Dr Gordon Euchler and Ton Hollander, head of planning and chief creative officer respectively at BBDO Düsseldorf, and Dr Christian von Thaden, CEO of marketing consultancy Batten &Co, address this topic in the March issue of Admap.

In How to build brands through surprise, they note research shows it is easier for the brain to process things that are well known – hence consistent communication and consistent brand appearance should embed a brand in a consumer’s neural networks.

But, they argue, this comes at a cost. “The more familiar a stimulus becomes, the lower its stimulating effect and the less the activation.”

When the brain recognises a familiar piece of communication, it anticipates what is coming next and dozes off. “No neural connections are being built, no salience for the brand is created and purchase decisions are not being made easier,” the authors say.

The use of emotional triggers is frequently advocated in advertising but the strongest effect to activate people does not come from the emotions like curiosity, disgust, joy, fear, anger or sadness, they note, but rather from the ability of communication to surprise: “Surprises open the door to our brains.”

Some brands opt to stake a claim to one particular emotion but this can be unnecessarily restrictive.

“While the best people in advertising are master storytellers and hence able to construct surprises, there is also a way of making planned surprises possible for the rest of us,” the authors maintain.

“All you need to do is stop looking at emotions in isolation, but as an interlinked journey.”
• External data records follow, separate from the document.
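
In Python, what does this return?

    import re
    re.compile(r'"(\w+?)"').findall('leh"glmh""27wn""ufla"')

['glmh', '27wn', 'ufla']

With a single group, `findall` returns only what that group captured — 3 items.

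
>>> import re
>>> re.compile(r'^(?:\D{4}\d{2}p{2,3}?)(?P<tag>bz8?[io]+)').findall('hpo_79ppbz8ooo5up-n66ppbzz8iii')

['bz8ooo']

This matches anchored at the start of the string; then exactly 4 of a non-digit, then exactly 2 of a digit, then 2 to 3 of the literal 'p' (lazy) (non-capturing group); then the literal 'bz', then optionally the literal '8', then one or more of one of [io] (captured as 'tag').
Walking the string: at [0:14] match 'hpo_79ppbz8ooo', group 1 = 'bz8ooo'.
`findall` collects group 1 from the one match (1 total).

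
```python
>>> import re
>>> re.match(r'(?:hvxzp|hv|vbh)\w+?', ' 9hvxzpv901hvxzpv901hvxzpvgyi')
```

`re.match` won't scan ahead — the pattern has to work from the very first character.
Here the pattern fails at index 0, so the call returns None.

None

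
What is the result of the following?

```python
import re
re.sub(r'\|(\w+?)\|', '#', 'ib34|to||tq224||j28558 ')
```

'ib34##|j28558 '

Each match is replaced by '#'.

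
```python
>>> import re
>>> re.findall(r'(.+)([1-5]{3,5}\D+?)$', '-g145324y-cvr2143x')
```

[('-g145324y-cvr2', '143x')]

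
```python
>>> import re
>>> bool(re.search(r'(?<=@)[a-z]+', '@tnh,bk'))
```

True

The lookaround is zero-width — it requires the adjacent text to match without consuming it, so the asserted text isn't part of the match.
`re.search` tries every starting position until one works.
The match spans [1:4] → 'tnh'.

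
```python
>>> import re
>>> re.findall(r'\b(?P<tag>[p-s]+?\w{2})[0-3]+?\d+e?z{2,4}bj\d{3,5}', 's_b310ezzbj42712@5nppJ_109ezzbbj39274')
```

The pattern matches a word boundary (`\b`, zero-width); then one or more of a character in [p-s] (lazy), then exactly 2 of a word character (captured as 'tag'); then one or more of a character in [0-3] (lazy), then one or more of a digit; then optionally a literal 'e', then 2 to 4 of the literal 'z'; then the literal 'bj', then 3 to 5 of a digit.
`findall` collects group 1 from the one match (1 total).

['s_b']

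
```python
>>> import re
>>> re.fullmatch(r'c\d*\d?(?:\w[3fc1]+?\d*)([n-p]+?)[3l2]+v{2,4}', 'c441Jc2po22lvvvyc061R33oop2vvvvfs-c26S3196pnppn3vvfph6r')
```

`fullmatch` succeeds only if the pattern covers the string from start to end.
Here the pattern can't cover the whole string, so the call returns None.

None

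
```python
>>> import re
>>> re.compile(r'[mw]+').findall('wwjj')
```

Since nothing is captured, `findall` lists the 1 matched substring directly.

['ww']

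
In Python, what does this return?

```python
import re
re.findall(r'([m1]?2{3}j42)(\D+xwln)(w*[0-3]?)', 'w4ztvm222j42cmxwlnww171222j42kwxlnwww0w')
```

The pattern matches optionally one of [m1], then exactly 3 of the literal '2', then the literal 'j42' (captured); then one or more of a non-digit, then the literal 'xw', then the literal 'ln' (captured); then zero or more of the literal 'w', then optionally a character in [0-3] (captured).
Matches: at [5:21] match 'm222j42cmxwlnww1', groups = ('m222j42', 'cmxwln', 'ww1').
Multiple groups make `findall` return tuples — one 3-tuple for the one match.

[('m222j42', 'cmxwln', 'ww1')]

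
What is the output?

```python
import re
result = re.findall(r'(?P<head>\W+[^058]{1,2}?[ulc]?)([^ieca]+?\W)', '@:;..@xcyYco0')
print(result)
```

[('@:;.', '.@')]

With 2 capturing groups, `findall` returns a 2-tuple per match.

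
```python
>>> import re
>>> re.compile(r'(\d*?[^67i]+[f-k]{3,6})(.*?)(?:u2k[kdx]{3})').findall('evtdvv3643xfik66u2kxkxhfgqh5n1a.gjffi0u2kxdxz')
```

[('3643xfik', '66'), ('hfgqh5n1a.gjffi', '0')]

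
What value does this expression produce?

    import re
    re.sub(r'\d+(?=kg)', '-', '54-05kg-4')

'54--kg-4'

Lookahead/lookbehind check context without consuming it, so the matched span excludes the asserted characters.
`sub` substitutes '-' at each match site.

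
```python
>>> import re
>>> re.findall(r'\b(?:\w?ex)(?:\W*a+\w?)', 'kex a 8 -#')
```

['kex a']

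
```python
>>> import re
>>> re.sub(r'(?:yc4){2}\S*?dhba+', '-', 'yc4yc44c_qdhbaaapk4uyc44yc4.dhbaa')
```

'-pk4uyc44yc4.dhbaa'

This matches the literal 'yc4' repeated 2 times, then zero or more of a non-whitespace character (lazy), then the literal 'dhb'; then one or more of a literal 'a'.
Lazy quantifiers expand one character at a time until the remainder of the pattern can match.
Matches: at [0:16] → 'yc4yc44c_qdhbaaa'.
Each match is replaced by '-'.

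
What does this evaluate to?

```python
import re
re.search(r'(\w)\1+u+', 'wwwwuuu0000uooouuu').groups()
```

`\1` is not a pattern — it's the concrete string captured by group 1, re-applied verbatim.
Unlike `match`, `search` isn't anchored — it looks for the pattern anywhere in the string.
The match spans [0:7] → 'wwwwuuu'.
Captured: group 1 = 'w'.

('w',)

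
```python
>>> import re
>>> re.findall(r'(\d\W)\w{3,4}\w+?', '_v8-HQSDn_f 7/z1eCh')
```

['8-', '7/']

The pattern matches a digit, then a non-word character (captured); then 3 to 4 of a word character, then one or more of a word character (lazy).
With a single group, `findall` returns only what that group captured — 2 items.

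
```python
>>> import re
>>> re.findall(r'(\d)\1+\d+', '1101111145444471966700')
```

A backreference is literal: `\1` must see the identical characters the first group matched.
Matches: at [0:22] match '1101111145444471966700', group 1 = '1'.
One capturing group, so `findall` returns just the captured substring from the one match — 1 in all.

['1']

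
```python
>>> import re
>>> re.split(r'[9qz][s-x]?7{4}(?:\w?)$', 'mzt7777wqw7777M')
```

['mzt7777w', '']

This matches one of [9qz], then optionally a character in [s-x], then exactly 4 of a literal '7'; then optionally a word character (non-capturing group); then anchored at the end.
Matches to split on: at [8:15] → 'qw7777M'.
Each match becomes a cut point; 2 segments remain.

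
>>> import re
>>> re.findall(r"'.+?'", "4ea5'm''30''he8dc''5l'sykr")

["'m'", "'30'", "'he8dc'", "'5l'"]

A non-greedy quantifier consumes as few characters as it can — just enough that the remainder of the pattern still matches from where it stops; whatever follows it matches normally.
With no groups in the pattern, `findall` gives back each whole match — 4 here.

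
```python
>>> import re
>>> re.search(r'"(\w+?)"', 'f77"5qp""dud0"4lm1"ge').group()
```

'"5qp"'

The match spans [3:8] → '"5qp"'.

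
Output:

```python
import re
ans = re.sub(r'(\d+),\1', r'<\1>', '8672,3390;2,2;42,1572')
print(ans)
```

8672,3390;<2>;42,1572

`\1` has to match the exact text group 1 already captured.
Matches: at [10:13] → '2,2'.
Each match is replaced using the text its own group 1 captured.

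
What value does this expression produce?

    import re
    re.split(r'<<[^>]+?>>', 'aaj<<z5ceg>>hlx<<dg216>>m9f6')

Matches to split on: at [3:12] → '<<z5ceg>>'; at [15:24] → '<<dg216>>'.
Splitting on the pattern gives 3 pieces.

['aaj', 'hlx', 'm9f6']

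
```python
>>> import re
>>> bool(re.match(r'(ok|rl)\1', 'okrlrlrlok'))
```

False

`re.match` won't scan ahead — the pattern has to work from the very first character.
Here the pattern fails at index 0, so the call returns None, and `bool(None)` is False.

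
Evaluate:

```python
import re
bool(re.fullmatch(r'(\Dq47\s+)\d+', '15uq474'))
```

False

This matches a non-digit, then the literal 'q47', then one or more of whitespace (captured); then one or more of a digit.
`fullmatch` succeeds only if the pattern covers the string from start to end.
Here the pattern can't cover the whole string, so the call returns None, and `bool(None)` is False.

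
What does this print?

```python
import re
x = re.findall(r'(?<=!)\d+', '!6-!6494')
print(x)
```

['6', '6494']

The lookaround is zero-width — it requires the adjacent text to match without consuming it, so the asserted text isn't part of the match.
With no groups in the pattern, `findall` gives back each whole match — 2 here.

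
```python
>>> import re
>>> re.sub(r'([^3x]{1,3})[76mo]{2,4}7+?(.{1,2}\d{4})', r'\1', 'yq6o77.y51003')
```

This matches 1 to 3 of any character except [3x] (captured); then 2 to 4 of one of [76mo], then one or more of a literal '7' (lazy); then 1 to 2 of any character, then exactly 4 of a digit (captured).
Matches: at [0:12] → 'yq6o77.y5100'.
The replacement refers to a captured group, so each match is rewritten using its own captured text.

'yq63'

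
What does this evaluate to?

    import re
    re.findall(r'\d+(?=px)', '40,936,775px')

The `(?=…)`/`(?<=…)` assertion just peeks at neighbouring text; it doesn't advance the match position.
Scanning left to right: at [7:10] → '775'.
No capturing groups, so `findall` returns the 1 full match string.

['775']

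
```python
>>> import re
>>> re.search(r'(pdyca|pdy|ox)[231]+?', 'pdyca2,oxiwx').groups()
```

('pdyca',)

The match spans [0:6] → 'pdyca2'.
Captured: group 1 = 'pdyca'.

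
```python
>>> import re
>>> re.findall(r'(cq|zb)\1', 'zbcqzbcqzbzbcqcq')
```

['zb', 'cq']

`\1` has to match the exact text group 1 already captured.
Walking the string: at [8:12] match 'zbzb', group 1 = 'zb'; at [12:16] match 'cqcq', group 1 = 'cq'.
`findall` collects group 1 from each match (2 total).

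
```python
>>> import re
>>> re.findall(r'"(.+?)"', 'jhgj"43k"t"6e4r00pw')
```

['43k']

With the lazy modifier that quantifier settles for the fewest repetitions that let the rest of the pattern succeed (the atoms after it are unaffected and can still be greedy).
With a single group, `findall` returns only what that group captured — 1 item.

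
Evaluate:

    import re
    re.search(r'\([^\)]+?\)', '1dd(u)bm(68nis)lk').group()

'(u)'

Unlike `match`, `search` isn't anchored — it looks for the pattern anywhere in the string.
The match spans [3:6] → '(u)'.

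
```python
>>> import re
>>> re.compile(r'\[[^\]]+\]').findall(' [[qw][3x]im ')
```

['[[qw]', '[3x]']

Matches: at [1:6] → '[[qw]'; at [6:10] → '[3x]'.
Since nothing is captured, `findall` lists the 2 matched substrings directly.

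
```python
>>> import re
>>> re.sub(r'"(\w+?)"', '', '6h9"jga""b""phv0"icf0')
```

'6h9icf0'

Every occurrence is swapped for ''.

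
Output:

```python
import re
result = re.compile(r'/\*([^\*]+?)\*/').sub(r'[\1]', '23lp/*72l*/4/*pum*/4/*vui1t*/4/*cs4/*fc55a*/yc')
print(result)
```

Matches: at [4:11] → '/*72l*/'; at [12:19] → '/*pum*/'; at [20:29] → '/*vui1t*/'; at [35:44] → '/*fc55a*/'.
The replacement refers to a captured group, so each match is rewritten using its own captured text.

23lp[72l]4[pum]4[vui1t]4/*cs4[fc55a]yc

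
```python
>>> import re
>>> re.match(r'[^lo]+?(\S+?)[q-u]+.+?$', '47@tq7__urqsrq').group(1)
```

'7@'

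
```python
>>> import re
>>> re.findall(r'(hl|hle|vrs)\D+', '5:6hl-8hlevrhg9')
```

['hl', 'hl']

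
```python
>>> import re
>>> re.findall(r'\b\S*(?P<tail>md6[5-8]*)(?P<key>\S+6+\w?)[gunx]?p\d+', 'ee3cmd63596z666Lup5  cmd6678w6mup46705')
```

[('md6', '3596z666L'), ('md6678', 'w6m')]

2 groups means each result is a tuple of 2 captured strings — 2 here.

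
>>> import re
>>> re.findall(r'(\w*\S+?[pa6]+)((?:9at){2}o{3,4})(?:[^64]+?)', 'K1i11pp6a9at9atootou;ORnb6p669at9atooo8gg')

This matches zero or more of a word character, then one or more of a non-whitespace character (lazy), then one or more of one of [pa6] (captured); then the literal '9at' repeated 2 times, then 3 to 4 of the literal 'o' (captured); then one or more of any character except [64] (lazy) (non-capturing group).
Matches: at [0:39] match 'K1i11pp6a9at9atootou;ORnb6p669at9atooo8', groups = ('K1i11pp6a9at9atootou;ORnb6p66', '9at9atooo').
2 groups means the one result is a tuple of 2 captured strings — 1 here.

[('K1i11pp6a9at9atootou;ORnb6p66', '9at9atooo')]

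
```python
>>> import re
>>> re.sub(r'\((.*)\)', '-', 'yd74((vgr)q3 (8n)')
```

'yd74-'

Matches: at [4:17] → '((vgr)q3 (8n)'.
`sub` substitutes '-' at each match site.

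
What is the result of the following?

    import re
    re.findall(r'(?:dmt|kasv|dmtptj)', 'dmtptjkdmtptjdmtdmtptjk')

['dmt', 'dmt', 'dmt', 'dmt']

Alternation isn't longest-match — the leftmost alternative that fits at this position is chosen.
Walking the string: at [0:3] → 'dmt'; at [7:10] → 'dmt'; at [13:16] → 'dmt'; at [16:19] → 'dmt'.
Since nothing is captured, `findall` lists the 4 matched substrings directly.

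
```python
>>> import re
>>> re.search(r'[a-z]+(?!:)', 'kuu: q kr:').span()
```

(0, 2)

A negative assertion filters positions out without eating any characters.
The match spans [0:2] → 'ku'.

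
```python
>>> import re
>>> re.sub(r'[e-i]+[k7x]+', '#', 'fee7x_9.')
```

'#_9.'

This matches one or more of a character in [e-i]; then one or more of one of [k7x].
Matches: at [0:5] → 'fee7x'.
Every occurrence is swapped for '#'.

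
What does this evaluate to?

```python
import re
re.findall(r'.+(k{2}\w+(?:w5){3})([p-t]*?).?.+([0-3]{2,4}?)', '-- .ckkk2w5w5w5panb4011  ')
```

[('kk2w5w5w5', '', '11')]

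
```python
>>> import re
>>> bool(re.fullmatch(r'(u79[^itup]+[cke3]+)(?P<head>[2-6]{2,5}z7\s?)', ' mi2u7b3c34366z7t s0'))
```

False

Pattern: the literal 'u79', then one or more of any character except [itup], then one or more of one of [cke3] (captured); then 2 to 5 of a character in [2-6], then the literal 'z7', then optionally whitespace (captured as 'head').
For `fullmatch`, every character of the input must be accounted for by the pattern.
Here the pattern can't cover the whole string, so the call returns None, and `bool(None)` is False.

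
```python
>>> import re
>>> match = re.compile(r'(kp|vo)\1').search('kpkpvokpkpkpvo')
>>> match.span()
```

(0, 4)

The backreference `\1` re-matches whatever the first group consumed, character for character.
Unlike `match`, `search` isn't anchored — it looks for the pattern anywhere in the string.
The match spans [0:4] → 'kpkp'.
Captured: group 1 = 'kp'.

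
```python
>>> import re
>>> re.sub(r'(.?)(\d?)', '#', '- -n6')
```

'#####'

Pattern: optionally any character (captured); then optionally a digit (captured).
Matches: at [0:1] → '-'; at [1:2] → ' '; at [2:3] → '-'; at [3:5] → 'n6'; at [5:5] → ''.
Each match is replaced by '#'.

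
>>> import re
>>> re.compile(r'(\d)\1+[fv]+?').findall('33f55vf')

`\1` has to match the exact text group 1 already captured.
Because there's exactly one group, `findall` drops the full match and keeps group 1 from each hit.

['3', '5']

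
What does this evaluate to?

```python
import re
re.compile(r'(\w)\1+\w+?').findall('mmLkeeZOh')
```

['m', 'e']

A backreference is literal: `\1` must see the identical characters the first group matched.
Matches: at [0:3] match 'mmL', group 1 = 'm'; at [4:7] match 'eeZ', group 1 = 'e'.
`findall` collects group 1 from each match (2 total).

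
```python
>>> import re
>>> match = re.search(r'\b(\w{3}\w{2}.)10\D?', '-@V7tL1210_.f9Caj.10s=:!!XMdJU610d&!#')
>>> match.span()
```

(2, 11)

The match spans [2:11] → 'V7tL1210_'.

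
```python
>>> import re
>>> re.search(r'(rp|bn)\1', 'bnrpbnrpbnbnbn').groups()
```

('bn',)

`\1` is not a pattern — it's the concrete string captured by group 1, re-applied verbatim.
`re.search` tries every starting position until one works.
The match spans [8:12] → 'bnbn'.
Captured: group 1 = 'bn'.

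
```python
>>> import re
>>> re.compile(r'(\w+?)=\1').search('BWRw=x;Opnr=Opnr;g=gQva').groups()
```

('Opnr',)

The match spans [7:16] → 'Opnr=Opnr'.
Captured: group 1 = 'Opnr'.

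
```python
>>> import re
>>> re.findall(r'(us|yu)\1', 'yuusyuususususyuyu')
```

['us', 'us', 'yu']

A backreference is literal: `\1` must see the identical characters the first group matched.
Walking the string: at [6:10] match 'usus', group 1 = 'us'; at [10:14] match 'usus', group 1 = 'us'; at [14:18] match 'yuyu', group 1 = 'yu'.
With a single group, `findall` returns only what that group captured — 3 items.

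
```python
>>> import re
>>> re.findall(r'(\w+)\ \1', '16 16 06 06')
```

['16', '06']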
For example, Sony’s Bravia ad which featured balls bouncing down a San Francisco hill was memorable, but following ads built on a similar idea were less so.

Brands should ask what could the next big surprise be? the authors advise. Which emotion can create the biggest tension or the resolution? And where to move next? In this way, a path to surprises can be created.

Freed from the restrictions of brand consistency, brands can be built dynamically, say Euchler, Hollander and von Thaden.

And, they add, the ability to develop something as seemingly uncontrollable as surprise is something few functions within an organisation, other than marketing, can achieve.